Rappelons – et Jean-Baptiste Willermoz montre par ses écrits qu’il ne fut pas étranger à ces questions touchant à l’action de la « grâce » -, que c’est pour redonner à l’action divine sa pleine dimension que Cornelius Jansenius (1585-1638), évêque d’Ypres, rédigea au XVIIe siècle une immense étude afin de préciser de nouveau, et avec une précision érudite exceptionnellement développée, la doctrine augustinienne de la grâce, sous le titre « d’Augustinus » [3], étude dans laquelle il était démontré […] qu’il n’y a en réalité, sous les termes de « grâce suffisante » et « grâce efficace », qu’un seul et unique type de « grâce », toujours « efficace » en elle-même et dans son effet, puisque s’il s’agit d’une « grâce », elle ne peut être octroyée que  par Dieu, un Dieu dont la volonté est de nature obligeante et providentielle, ceci nous portant à comprendre pourquoi la donation de sa « grâce » est toujours « nécessitante », ce qui signifie, de façon claire, que nul ne peut y résister.

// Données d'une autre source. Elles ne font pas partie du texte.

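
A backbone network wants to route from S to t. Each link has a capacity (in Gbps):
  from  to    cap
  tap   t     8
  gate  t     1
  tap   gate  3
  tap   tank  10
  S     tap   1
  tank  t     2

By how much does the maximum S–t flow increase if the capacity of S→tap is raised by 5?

Original max flow = 1.
After raising cap(S→tap), augmenting paths through that edge carry 5 more units.
New max flow = 6. Increase = 5.

5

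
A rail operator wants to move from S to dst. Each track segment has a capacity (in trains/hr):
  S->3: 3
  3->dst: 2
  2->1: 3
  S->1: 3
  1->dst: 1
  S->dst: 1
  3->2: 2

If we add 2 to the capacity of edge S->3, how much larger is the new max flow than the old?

Original max flow = 4.
Edge S->3 does not cross the min cut (source side {1, 2, 3, S}), so extra capacity there cannot help.
New max flow = 4. Increase = 0.

0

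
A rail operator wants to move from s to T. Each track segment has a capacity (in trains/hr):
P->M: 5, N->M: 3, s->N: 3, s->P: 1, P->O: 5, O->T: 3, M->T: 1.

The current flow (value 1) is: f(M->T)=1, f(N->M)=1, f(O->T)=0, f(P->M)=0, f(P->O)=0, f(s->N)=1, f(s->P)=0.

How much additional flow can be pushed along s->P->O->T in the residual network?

Residual capacities along the path: s->P: 1, P->O: 5, O->T: 3.
Minimum is 1.

1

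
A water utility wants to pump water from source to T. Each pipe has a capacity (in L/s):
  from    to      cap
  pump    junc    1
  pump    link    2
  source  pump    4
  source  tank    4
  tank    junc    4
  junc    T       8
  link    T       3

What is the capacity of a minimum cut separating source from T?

Max flow = 7 (via 3 augmenting paths).
In the residual at optimum, the set reachable from source is {pump, source}.
Cut edges: source→tank (cap 4), pump→junc (cap 1), pump→link (cap 2). Sum = 7.

7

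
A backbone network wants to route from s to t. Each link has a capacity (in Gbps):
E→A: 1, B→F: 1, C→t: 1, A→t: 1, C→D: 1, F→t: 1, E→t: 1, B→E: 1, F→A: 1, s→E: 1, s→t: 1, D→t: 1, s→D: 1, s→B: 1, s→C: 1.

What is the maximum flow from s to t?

Augment s→t: bottleneck 1. Total 1.
Augment s→C→t: bottleneck 1. Total 2.
Augment s→D→t: bottleneck 1. Total 3.
Augment s→E→t: bottleneck 1. Total 4.
Augment s→B→F→t: bottleneck 1. Total 5.
No augmenting path remains in the residual graph.

5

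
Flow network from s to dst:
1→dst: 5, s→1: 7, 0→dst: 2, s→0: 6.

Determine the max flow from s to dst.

Augment s→1→dst: bottleneck 5. Total 5.
Augment s→0→dst: bottleneck 2. Total 7.
No augmenting path remains in the residual graph.

7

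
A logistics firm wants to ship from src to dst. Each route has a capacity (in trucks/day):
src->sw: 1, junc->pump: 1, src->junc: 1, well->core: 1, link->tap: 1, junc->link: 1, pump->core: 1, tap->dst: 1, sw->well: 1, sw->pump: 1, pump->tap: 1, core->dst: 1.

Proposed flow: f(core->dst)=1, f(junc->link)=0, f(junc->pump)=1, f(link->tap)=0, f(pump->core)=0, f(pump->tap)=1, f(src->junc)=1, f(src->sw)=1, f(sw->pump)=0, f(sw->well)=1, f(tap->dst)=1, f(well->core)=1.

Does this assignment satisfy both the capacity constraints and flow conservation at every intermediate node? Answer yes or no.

Yes

Every edge has 0 ≤ f(e) ≤ cap(e).
At each intermediate node, inflow equals outflow.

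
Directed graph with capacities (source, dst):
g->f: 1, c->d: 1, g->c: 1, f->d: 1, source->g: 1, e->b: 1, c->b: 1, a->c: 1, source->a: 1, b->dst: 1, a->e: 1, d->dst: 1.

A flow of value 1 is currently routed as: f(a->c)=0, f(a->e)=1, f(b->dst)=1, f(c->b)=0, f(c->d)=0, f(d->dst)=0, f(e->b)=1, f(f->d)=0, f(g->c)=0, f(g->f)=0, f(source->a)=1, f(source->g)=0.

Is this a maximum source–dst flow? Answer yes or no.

Residual path source->g->c->d->dst has bottleneck 1 > 0.
Pushing 1 along it raises the flow to 2, so the given flow is not maximum.

No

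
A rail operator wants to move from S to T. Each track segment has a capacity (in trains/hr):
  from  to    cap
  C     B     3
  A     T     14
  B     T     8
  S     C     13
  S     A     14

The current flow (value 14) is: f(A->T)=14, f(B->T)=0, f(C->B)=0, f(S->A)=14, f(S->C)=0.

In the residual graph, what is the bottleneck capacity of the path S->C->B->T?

3

Residual capacities along the path: S->C: 13, C->B: 3, B->T: 8.
Minimum is 3.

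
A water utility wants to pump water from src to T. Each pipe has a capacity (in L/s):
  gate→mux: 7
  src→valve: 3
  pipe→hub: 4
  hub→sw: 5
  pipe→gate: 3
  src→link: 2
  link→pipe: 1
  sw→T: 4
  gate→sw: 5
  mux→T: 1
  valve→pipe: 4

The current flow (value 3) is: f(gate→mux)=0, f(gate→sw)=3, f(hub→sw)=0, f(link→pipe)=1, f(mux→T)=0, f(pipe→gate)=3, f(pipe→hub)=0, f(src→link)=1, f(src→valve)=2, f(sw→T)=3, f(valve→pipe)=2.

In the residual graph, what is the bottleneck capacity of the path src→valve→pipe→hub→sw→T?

Residual capacities along the path: src→valve: 1, valve→pipe: 2, pipe→hub: 4, hub→sw: 5, sw→T: 1.
Minimum is 1.

1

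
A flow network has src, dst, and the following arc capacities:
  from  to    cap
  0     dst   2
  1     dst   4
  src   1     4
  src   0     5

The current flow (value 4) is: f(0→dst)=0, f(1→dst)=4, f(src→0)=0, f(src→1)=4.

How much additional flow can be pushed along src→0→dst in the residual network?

2

Residual capacities along the path: src→0: 5, 0→dst: 2.
Minimum is 2.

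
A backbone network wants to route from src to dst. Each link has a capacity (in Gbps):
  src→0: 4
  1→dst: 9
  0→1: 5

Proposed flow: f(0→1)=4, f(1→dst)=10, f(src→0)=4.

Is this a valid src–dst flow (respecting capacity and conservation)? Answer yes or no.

No

Capacity violated on 1→dst: flow 10 > capacity 9.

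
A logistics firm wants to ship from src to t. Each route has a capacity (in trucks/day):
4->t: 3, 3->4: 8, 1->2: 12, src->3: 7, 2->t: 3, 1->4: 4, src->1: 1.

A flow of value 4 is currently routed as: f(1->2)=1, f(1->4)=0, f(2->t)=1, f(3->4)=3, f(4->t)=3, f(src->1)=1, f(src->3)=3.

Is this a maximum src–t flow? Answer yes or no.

Yes

Residual reachable from src: {3, 4, src}; t is not reachable.
Saturated cut: src->1, 4->t with total capacity 4 = current flow value. Flow is maximum.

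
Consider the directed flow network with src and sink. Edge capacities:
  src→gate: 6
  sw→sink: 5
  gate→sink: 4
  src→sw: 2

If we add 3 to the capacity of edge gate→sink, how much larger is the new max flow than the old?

2

Original max flow = 6.
After raising cap(gate→sink), augmenting paths through that edge carry 2 more units.
New max flow = 8. Increase = 2.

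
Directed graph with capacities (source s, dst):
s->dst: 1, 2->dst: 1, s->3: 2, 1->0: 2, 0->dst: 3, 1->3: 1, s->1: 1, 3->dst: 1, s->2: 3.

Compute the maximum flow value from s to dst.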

Le Phénix Renaissant, « L’immortalité de l’âme, son ‘‘émanation’’ et sa ‘‘réintégration’’ selon le Régime Écossais Rectifié », n° 7, 2021, pp. 143-145.

Notes.

[1] Leçons de Lyon, n° 107.

[2] Ibid. Évoquer, comme le fait Willermoz dans son texte, les notions de « grâce suffisante » et de « grâce efficace », ceci à quelques décennies des débats virulents qui apparurent au XVIIe siècle à propos de la question de la grâce, sans oublier l’immense succès littéraire des Provinciales, lettres rédigées par Blaise Pascal (1623-1662) et qui eurent un effet considérable sur les âmes chrétiennes de l’époque, n’est évidemment pas le fruit du simple hasard et participe d’une intention dont on peut aisément percevoir le sens sur le plan spirituel. Rappelons que l’origine du conflit dans l’Église, provient des thèses soutenues par le moine Pélage (360-420), qui osa affirmer que l’homme, par ses actes, pouvait librement faire son salut et obtenir le bien, ceci sans l’aide de Dieu, ce qui était, positivement, une négation objective des conséquences du péché originel et le refus d’admettre l’affaiblissement des dons naturels et la perte des dons supranaturels dans les créatures depuis la désobéissance d’Adam.

[3] L’Augustinus  était accompagné du sous-titre suivant : « In quo hæreses & mores Pelagii contra naturæ humanæ sanitatem, ægritudinem & medicinam ex S. Augustino recensentur ac refutantur » / dans lequel les hérésies et positions pélagiennes à l’encontre de la nature humaine, sa santé, sa maladie & sa guérison selon saint Augustin, sont examinées et réfutées.